Mais emprego e melhores políticas sociais
O combate à pobreza envolve ações em duas frentes. Em primeiro lugar é urgente destravar o crescimento econômico, porque apenas dessa maneira haverá a criação de empregos, e com melhores salários. Em segundo lugar, aperfeiçoar as políticas sociais.
Com relação ao crescimento econômico, ele só ganhará força se houver confiança entre os empreendedores para a retomada dos investimentos produtivos. Para tanto, será necessário fazer andar a agenda de reformas (sobretudo a administrativa e a tributária), acelerar as concessões e privatizações, além de enfrentar o desafio fiscal, dirimindo as crescentes incertezas com relação ao financiamento da dívida pública.
No que diz respeito às políticas sociais, chegou o momento de rever benefícios antigos e pouco eficientes e centrar esforços naqueles que mais contribuem para a redução das desigualdades. Essa é a ideia de algumas propostas em discussão, inclusive uma em estudo no governo. Seria uma ampliação e um aperfeiçoamento do bem-sucedido Bolsa Família.
Movimento Unidos pelo Brasil
Um dos projetos em debate é a proposta apresentada pelo movimento da sociedade civil Unidos Pelo Brasil, coordenado pelo Centro de Liderança Pública (CLP). Ela prevê que programas existentes sejam reformulados, como a fusão do abono salarial com o salário mínimo. O seguro-desemprego e o Fundo de Garantia do Tempo de Serviço (FGTS) passariam a fazer parte de um único programa de ajuda a pessoas que perderam o trabalho.
O plano foi concebido com a coordenação do especialista Ricardo Paes de Barros, um dos criadores do Bolsa Família. Um de seus objetivos centrais foi ampliar o alcance, mas sem furar o teto de gastos nem criar novos desequilíbrios nas finanças públicas.
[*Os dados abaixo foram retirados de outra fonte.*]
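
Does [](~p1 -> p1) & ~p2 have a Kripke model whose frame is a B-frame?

1. [](~p1 -> p1) & ~p2, 0
2. [](~p1 -> p1), 0
3. ~p2, 0
4. ~p1 -> p1, 0
5. p1, 0
Accessibility: 0R0

Satisfiable (open branch found)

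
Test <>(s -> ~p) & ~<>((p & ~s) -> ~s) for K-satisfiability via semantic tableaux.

1. <>(s -> ~p) & ~<>((p & ~s) -> ~s), u
2. <>(s -> ~p), u   [&-rule on 1]
3. ~<>((p & ~s) -> ~s), u   [&-rule on 1]
4. s -> ~p, v   [<>-rule on 2: fresh world v, uRv]
5. ~((p & ~s) -> ~s), v   [~<>-rule on 3 via uRv]
6. p & ~s, v   [~->-rule on 5]
7. s, v   [~->-rule on 5]
8. p, v   [&-rule on 6]
9. ~s, v   [&-rule on 6]
Accessibility: uRv
Branch closes: s and ~s both at v.
(One branch shown.) All branches close.

No, unsatisfiable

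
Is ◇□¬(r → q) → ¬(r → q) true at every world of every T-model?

No, not valid

Tableau for the negation ¬(◇□¬(r → q) → ¬(r → q)):
1. ¬(◇□¬(r → q) → ¬(r → q)), u
2. ◇□¬(r → q), u   [¬→-rule on 1]
3. r → q, u   [¬→-rule on 1]
4. q, u   [→-rule on 3 (branches; this branch)]
5. □¬(r → q), v   [◇-rule on 2: fresh world v, uRv]
6. ¬(r → q), v   [□-rule on 5 via vRv]
7. r, v   [¬→-rule on 6]
8. ¬q, v   [¬→-rule on 6]
Accessibility: uRu, uRv, vRv
The negation has an open branch (countermodel exists).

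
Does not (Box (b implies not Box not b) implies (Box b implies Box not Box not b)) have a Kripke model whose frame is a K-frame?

No, unsatisfiable

1. not (Box (b implies not Box not b) implies (Box b implies Box not Box not b)), w0
2. Box (b implies not Box not b), w0   [neg-implies-rule on 1]
3. not (Box b implies Box not Box not b), w0   [neg-implies-rule on 1]
4. Box b, w0   [neg-implies-rule on 3]
5. not Box not Box not b, w0   [neg-implies-rule on 3]
6. Box not b, w1   [neg-Box-rule on 5: fresh world w1, w0Rw1]
7. b implies not Box not b, w1   [Box-rule on 2 via w0Rw1]
8. b, w1   [Box-rule on 4 via w0Rw1]
9. not Box not b, w1   [implies-rule on 7 (branches; this branch)]
10. b, w2   [neg-Box-rule on 9: fresh world w2, w1Rw2]
11. not b, w2   [Box-rule on 6 via w1Rw2]
Accessibility: w0Rw1, w1Rw2
Branch closes: b and not b both at w2.
All branches of the tableau close; one closing branch shown above.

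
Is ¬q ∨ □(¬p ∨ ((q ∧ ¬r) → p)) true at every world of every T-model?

Tableau for the negation ¬(¬q ∨ □(¬p ∨ ((q ∧ ¬r) → p))):
1. ¬(¬q ∨ □(¬p ∨ ((q ∧ ¬r) → p))), u
2. q, u
3. ¬□(¬p ∨ ((q ∧ ¬r) → p)), u
4. ¬(¬p ∨ ((q ∧ ¬r) → p)), v
5. p, v
6. ¬((q ∧ ¬r) → p), v
7. q ∧ ¬r, v
8. ¬p, v
Accessibility: uRu, uRv, vRv
Branch closes: p and ¬p both at v.
All branches of the negation close; one closing branch shown above.

Yes, valid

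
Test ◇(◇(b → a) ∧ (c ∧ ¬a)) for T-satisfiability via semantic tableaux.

1. ◇(◇(b → a) ∧ (c ∧ ¬a)), w0
2. ◇(b → a) ∧ (c ∧ ¬a), w1   [◇-rule on 1: fresh world w1, w0Rw1]
3. ◇(b → a), w1   [∧-rule on 2]
4. c ∧ ¬a, w1   [∧-rule on 2]
5. c, w1   [∧-rule on 4]
6. ¬a, w1   [∧-rule on 4]
7. b → a, w2   [◇-rule on 3: fresh world w2, w1Rw2]
8. a, w2   [→-rule on 7 (branches; this branch)]
Accessibility: w0Rw0, w0Rw1, w1Rw1, w1Rw2, w2Rw2

Yes, satisfiable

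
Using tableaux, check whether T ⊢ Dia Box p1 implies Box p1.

Tableau for the negation not (Dia Box p1 implies Box p1):
1. not (Dia Box p1 implies Box p1), 0
2. Dia Box p1, 0
3. not Box p1, 0
4. Box p1, 1
5. p1, 1
6. not p1, 2
Accessibility: 0R0, 0R1, 0R2, 1R1, 2R2
The negation has an open branch (countermodel exists).

Invalid (countermodel exists)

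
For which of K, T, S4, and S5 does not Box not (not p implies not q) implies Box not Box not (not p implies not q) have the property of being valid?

S5-tableau for the negation not (not Box not (not p implies not q) implies Box not Box not (not p implies not q)):
1. not (not Box not (not p implies not q) implies Box not Box not (not p implies not q)), u
2. not Box not (not p implies not q), u
3. not Box not Box not (not p implies not q), u
4. not p implies not q, v
5. not q, v
6. Box not (not p implies not q), w
7. not (not p implies not q), u
8. not p, u
9. q, u
10. not (not p implies not q), v
11. not p, v
12. q, v
Accessibility: uRu, uRv, uRw, vRu, vRv, vRw, wRu, wRv, wRw
Branch closes: q and not q both at v.
Every branch closes (one shown): valid in S5.
S4-tableau for the negation not (not Box not (not p implies not q) implies Box not Box not (not p implies not q)):
1. not (not Box not (not p implies not q) implies Box not Box not (not p implies not q)), u
2. not Box not (not p implies not q), u
3. not Box not Box not (not p implies not q), u
4. not p implies not q, v
5. not q, v
6. Box not (not p implies not q), w
7. not (not p implies not q), w
8. not p, w
9. q, w
Accessibility: uRu, uRv, uRw, vRv, wRw
Complete open branch: countermodel on an S4-frame, so not valid in S4, nor in K, T (the same frame is also a K-frame and a T-frame).

S5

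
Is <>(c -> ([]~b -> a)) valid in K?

Tableau for the negation ~<>(c -> ([]~b -> a)):
1. ~<>(c -> ([]~b -> a)), w0
The negation has an open branch (countermodel exists).

No, not valid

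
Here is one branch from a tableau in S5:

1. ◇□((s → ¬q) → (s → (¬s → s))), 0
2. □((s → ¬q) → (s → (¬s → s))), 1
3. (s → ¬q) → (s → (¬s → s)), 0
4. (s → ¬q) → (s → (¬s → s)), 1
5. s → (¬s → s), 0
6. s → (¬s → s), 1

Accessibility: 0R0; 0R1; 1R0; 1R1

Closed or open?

Open

There is no literal clash: for every atom and world, at most one sign appears.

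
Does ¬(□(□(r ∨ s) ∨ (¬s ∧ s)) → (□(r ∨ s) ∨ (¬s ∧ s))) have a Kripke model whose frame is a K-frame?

Satisfiable (open branch found)

1. ¬(□(□(r ∨ s) ∨ (¬s ∧ s)) → (□(r ∨ s) ∨ (¬s ∧ s))), u
2. □(□(r ∨ s) ∨ (¬s ∧ s)), u
3. ¬(□(r ∨ s) ∨ (¬s ∧ s)), u
4. ¬□(r ∨ s), u
5. ¬(¬s ∧ s), u
6. ¬s, u
7. ¬(r ∨ s), v
8. ¬r, v
9. ¬s, v
10. □(r ∨ s) ∨ (¬s ∧ s), v
11. □(r ∨ s), v
Accessibility: uRv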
A receita adicional viria em parte, da eliminação dos supersalários no funcionalismo e dos ganhos obtidos com a reforma administrativa. O Brasil precisa reagir. Preocupa a falta de urgência do governo e de algumas lideranças políticas. Sem reformas, o país deixa de avançar e, na realidade, volta ao passado. Regride até mesmo em aspectos como o combate à pobreza extrema – uma mazela que, até não muito tempo atrás, parecia estar próxima de ser erradicada.